Base class methods are not inherited if the child overrides another method with the same name and different signature

First, I apologize for the vague title of the question. Consider the following example:

class A {
    public:
        virtual void foo() const = 0;
        void foo(int n) const {
            while(n--)
                foo();
        }
};

class B: public A {
    public:
        void foo() const override {
            std::cout << "B::foo()" << std::endl;
        }
};

int main() {
    auto obj = B{};

    obj.foo();

    obj.foo(10);
}

Basically I want to have two versions of the method foo in class A (and any child class). The one without argument has to be defined by the child (hence it it declared as pure). But, the one with an integer does not need to be redefined by every child (as the functionality is the same: call the no-argument version n times.)

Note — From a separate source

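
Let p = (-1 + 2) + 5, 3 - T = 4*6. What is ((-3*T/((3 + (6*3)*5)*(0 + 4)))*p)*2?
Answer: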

However the above code does not compile, giving the following error:

g++ -D_GLIBCXX_DEBUG -std=c++11    example.cpp   -o example
example.cpp: In function ‘int main()’:
example.cpp:31:15: error: no matching function for call to ‘B::foo(int)’
   31 |     obj.foo(10);
      |               ^
example.cpp:21:14: note: candidate: ‘virtual void B::foo() const’
   21 |         void foo() const override {
      |              ^~~
example.cpp:21:14: note:   candidate expects 0 arguments, 1 provided

Why this happens? What is wrong in my reasoning? For example if I rename the method with signature int foo(int) to something like int foo2(int)' and then callfoo2` from the child everything works fine.